# Need to rehome my beautiful ferrets.



## Bluephoebe2 (Apr 9, 2018)

Can anyone help me to find a new home for my three much loved babies. Family illness is forcing me to part with them as I can no longer give them the time and attention they deserve. I have two sisters, Lily and Teddy who are ten months old and both neutered, both very playful and friendly love cuddles and belly rubs. Then there's Buddy, I got him from ferret rescue three years ago so he'll be four and a bit now. He had been rescued as he was so skinny but after three years of good food I have come to realise he is just a small boy. He is very healthy despite his size and also neutered. He is also very friendly and playful but loves to do his own thing.
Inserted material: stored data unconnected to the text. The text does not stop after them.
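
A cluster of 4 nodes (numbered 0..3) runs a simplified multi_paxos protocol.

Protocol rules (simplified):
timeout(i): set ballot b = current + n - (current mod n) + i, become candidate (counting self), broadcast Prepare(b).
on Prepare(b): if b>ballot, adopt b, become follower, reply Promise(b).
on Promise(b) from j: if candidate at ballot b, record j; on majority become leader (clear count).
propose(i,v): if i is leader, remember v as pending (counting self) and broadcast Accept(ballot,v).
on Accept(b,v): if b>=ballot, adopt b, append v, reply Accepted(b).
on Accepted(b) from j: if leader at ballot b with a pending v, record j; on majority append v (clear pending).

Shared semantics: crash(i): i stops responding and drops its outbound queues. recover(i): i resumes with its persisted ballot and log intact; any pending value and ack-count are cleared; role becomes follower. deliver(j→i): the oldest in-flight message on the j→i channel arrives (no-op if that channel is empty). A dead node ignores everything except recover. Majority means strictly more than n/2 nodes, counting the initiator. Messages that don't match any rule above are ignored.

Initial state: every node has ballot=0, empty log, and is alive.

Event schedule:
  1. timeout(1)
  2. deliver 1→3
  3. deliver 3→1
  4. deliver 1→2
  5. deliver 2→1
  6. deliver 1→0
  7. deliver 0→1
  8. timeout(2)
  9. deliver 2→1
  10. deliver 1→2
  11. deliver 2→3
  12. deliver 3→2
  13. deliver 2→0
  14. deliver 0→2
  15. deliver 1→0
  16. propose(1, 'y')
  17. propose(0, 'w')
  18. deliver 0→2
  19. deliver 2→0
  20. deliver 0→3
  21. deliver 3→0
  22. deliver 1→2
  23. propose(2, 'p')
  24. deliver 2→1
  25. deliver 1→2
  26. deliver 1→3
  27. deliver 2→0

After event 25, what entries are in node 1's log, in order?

after 1 — timeout(1): n1:cand/b5/[-]
after 2 — deliver 1→3: n3:foll/b5/[-]
after 3 — deliver 3→1: ·
after 4 — deliver 1→2: n2:foll/b5/[-]
after 5 — deliver 2→1: n1:lead/b5/[-]
after 6 — deliver 1→0: n0:foll/b5/[-]
after 7 — deliver 0→1: ·
after 8 — timeout(2): n2:cand/b10/[-]
after 9 — deliver 2→1: n1:foll/b10/[-]
after 10 — deliver 1→2: ·
after 11 — deliver 2→3: n3:foll/b10/[-]
after 12 — deliver 3→2: n2:lead/b10/[-]
after 13 — deliver 2→0: n0:foll/b10/[-]
after 14 — deliver 0→2: ·
after 15 — deliver 1→0: ·
after 16 — propose(1,'y'): ·
after 17 — propose(0,'w'): ·
after 18 — deliver 0→2: ·
after 19 — deliver 2→0: ·
after 20 — deliver 0→3: ·
after 21 — deliver 3→0: ·
after 22 — deliver 1→2: ·
after 23 — propose(2,'p'): ·
after 24 — deliver 2→1: n1:foll/b10/[p]
after 25 — deliver 1→2: ·

p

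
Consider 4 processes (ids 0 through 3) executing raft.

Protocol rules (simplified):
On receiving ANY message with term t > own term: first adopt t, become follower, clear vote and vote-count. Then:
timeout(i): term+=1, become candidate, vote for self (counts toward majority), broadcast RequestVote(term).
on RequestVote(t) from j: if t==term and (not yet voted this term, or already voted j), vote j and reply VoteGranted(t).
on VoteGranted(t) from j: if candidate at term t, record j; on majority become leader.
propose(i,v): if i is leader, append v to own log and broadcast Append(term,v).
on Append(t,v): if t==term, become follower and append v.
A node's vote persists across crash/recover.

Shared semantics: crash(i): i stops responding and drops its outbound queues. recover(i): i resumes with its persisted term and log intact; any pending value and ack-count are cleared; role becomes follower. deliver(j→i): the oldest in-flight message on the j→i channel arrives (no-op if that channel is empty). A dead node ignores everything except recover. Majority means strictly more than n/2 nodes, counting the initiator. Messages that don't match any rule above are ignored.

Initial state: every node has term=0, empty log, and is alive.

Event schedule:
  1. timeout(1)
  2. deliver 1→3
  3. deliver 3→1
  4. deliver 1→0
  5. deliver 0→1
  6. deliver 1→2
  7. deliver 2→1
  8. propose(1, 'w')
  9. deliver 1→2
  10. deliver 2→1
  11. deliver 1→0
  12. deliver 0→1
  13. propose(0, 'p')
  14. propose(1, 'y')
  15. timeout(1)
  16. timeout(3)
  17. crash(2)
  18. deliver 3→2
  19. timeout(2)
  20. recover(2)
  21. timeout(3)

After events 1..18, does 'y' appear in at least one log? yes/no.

[1] timeout(1) → N1(cand t1 [-])
[2] deliver 1→3 → N3(foll t1 [-])
[3] deliver 3→1 → ∅
[4] deliver 1→0 → N0(foll t1 [-])
[5] deliver 0→1 → N1(lead t1 [-])
[6] deliver 1→2 → N2(foll t1 [-])
[7] deliver 2→1 → ∅
[8] propose(1,'w') → N1(lead t1 [w])
[9] deliver 1→2 → N2(foll t1 [w])
[10] deliver 2→1 → ∅
[11] deliver 1→0 → N0(foll t1 [w])
[12] deliver 0→1 → ∅
[13] propose(0,'p') → ∅
[14] propose(1,'y') → N1(lead t1 [w,y])
[15] timeout(1) → N1(cand t2 [w,y])
[16] timeout(3) → N3(cand t2 [-])
[17] crash(2) → N2(✗foll t1 [w])
[18] deliver 3→2 → ∅

yes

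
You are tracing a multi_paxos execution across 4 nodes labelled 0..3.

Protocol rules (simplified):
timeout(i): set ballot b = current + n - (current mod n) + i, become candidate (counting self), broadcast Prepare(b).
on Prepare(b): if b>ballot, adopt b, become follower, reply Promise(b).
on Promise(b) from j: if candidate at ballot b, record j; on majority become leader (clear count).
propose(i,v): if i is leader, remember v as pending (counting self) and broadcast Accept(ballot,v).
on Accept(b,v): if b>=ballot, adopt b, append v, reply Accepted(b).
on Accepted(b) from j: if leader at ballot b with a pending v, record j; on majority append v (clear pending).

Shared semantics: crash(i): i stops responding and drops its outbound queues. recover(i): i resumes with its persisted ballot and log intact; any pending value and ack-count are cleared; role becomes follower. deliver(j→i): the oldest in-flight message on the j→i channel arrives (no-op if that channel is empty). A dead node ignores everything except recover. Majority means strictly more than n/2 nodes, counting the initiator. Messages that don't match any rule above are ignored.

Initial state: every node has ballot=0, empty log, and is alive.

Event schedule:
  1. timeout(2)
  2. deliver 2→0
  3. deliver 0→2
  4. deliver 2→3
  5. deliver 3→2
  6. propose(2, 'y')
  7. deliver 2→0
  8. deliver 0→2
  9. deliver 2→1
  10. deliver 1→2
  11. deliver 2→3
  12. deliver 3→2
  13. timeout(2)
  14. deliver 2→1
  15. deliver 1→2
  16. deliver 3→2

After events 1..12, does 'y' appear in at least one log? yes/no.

yes

1. timeout(2):  <2:cand b6 ->
2. deliver 2→0:  <0:foll b6 ->
3. deliver 0→2:  nop
4. deliver 2→3:  <3:foll b6 ->
5. deliver 3→2:  <2:lead b6 ->
6. propose(2,'y'):  nop
7. deliver 2→0:  <0:foll b6 y>
8. deliver 0→2:  nop
9. deliver 2→1:  <1:foll b6 ->
10. deliver 1→2:  nop
11. deliver 2→3:  <3:foll b6 y>
12. deliver 3→2:  <2:lead b6 y>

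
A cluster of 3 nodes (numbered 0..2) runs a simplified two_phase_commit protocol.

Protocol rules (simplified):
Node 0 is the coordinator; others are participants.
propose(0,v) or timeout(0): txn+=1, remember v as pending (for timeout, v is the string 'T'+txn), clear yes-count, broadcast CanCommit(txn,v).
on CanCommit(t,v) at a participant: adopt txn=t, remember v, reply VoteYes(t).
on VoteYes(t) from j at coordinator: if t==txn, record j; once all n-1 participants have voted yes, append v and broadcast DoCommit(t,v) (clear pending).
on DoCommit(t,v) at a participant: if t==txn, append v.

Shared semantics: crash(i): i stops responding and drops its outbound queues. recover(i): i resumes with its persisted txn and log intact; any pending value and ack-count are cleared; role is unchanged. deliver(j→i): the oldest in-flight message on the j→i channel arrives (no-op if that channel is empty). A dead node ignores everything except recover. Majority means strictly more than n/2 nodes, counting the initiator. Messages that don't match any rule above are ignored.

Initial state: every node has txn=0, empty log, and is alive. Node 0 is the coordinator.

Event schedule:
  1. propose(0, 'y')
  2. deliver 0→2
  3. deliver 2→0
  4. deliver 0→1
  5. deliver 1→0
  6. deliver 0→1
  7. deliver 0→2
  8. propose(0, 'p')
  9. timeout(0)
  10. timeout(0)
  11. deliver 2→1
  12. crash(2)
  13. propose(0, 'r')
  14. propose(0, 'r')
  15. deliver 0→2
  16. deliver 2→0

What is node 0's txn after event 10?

4

[1] propose(0,'y') → N0(coor t1 [-])
[2] deliver 0→2 → N2(part t1 [-])
[3] deliver 2→0 → ∅
[4] deliver 0→1 → N1(part t1 [-])
[5] deliver 1→0 → N0(coor t1 [y])
[6] deliver 0→1 → N1(part t1 [y])
[7] deliver 0→2 → N2(part t1 [y])
[8] propose(0,'p') → N0(coor t2 [y])
[9] timeout(0) → N0(coor t3 [y])
[10] timeout(0) → N0(coor t4 [y])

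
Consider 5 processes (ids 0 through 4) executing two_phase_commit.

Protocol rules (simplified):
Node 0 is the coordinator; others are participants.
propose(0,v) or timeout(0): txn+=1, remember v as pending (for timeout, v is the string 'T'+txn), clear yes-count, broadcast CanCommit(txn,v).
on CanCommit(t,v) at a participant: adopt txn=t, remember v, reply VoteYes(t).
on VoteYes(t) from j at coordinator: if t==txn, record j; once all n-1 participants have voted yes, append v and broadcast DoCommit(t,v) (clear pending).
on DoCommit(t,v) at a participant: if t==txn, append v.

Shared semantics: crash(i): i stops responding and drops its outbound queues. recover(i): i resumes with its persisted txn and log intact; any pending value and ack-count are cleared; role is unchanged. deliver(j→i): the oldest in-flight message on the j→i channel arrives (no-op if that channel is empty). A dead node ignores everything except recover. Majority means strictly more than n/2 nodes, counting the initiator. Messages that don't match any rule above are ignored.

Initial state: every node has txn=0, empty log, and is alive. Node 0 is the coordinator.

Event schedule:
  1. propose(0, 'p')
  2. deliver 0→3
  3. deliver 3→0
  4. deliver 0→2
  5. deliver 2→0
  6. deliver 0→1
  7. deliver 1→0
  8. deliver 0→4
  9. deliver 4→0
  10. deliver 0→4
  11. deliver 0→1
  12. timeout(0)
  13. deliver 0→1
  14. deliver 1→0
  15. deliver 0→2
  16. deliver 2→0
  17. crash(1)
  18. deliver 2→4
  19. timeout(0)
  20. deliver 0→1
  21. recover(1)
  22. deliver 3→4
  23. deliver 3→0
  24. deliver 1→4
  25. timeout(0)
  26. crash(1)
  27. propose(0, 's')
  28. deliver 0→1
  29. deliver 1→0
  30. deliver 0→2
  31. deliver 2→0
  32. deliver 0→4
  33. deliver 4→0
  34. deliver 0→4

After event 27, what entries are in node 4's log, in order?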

His favourite thing in the world is to sneak into any drawer he can find and curl up for a nap. All three of them are handled every day, used to dogs and love children. Ideally I would love them to stay together as they love each other. I have two large ferret houses that can go with them. I am in Hull, East Yorkshire.
E mail address is [email protected]


----------



## Lurcherlad (Jan 5, 2013)

Ferret Rescue would be the first port of call.


----------



## Bluephoebe2 (Apr 9, 2018)

Thanks, our rescue has closed down now sadly.


----------



## Frolicking Ferrets (Mar 1, 2016)

I take in ferrets that need new homes, I'm not just a breeder but also a rescuer and fosterer. But I think it's a bit late for me to respond to this thread...


----------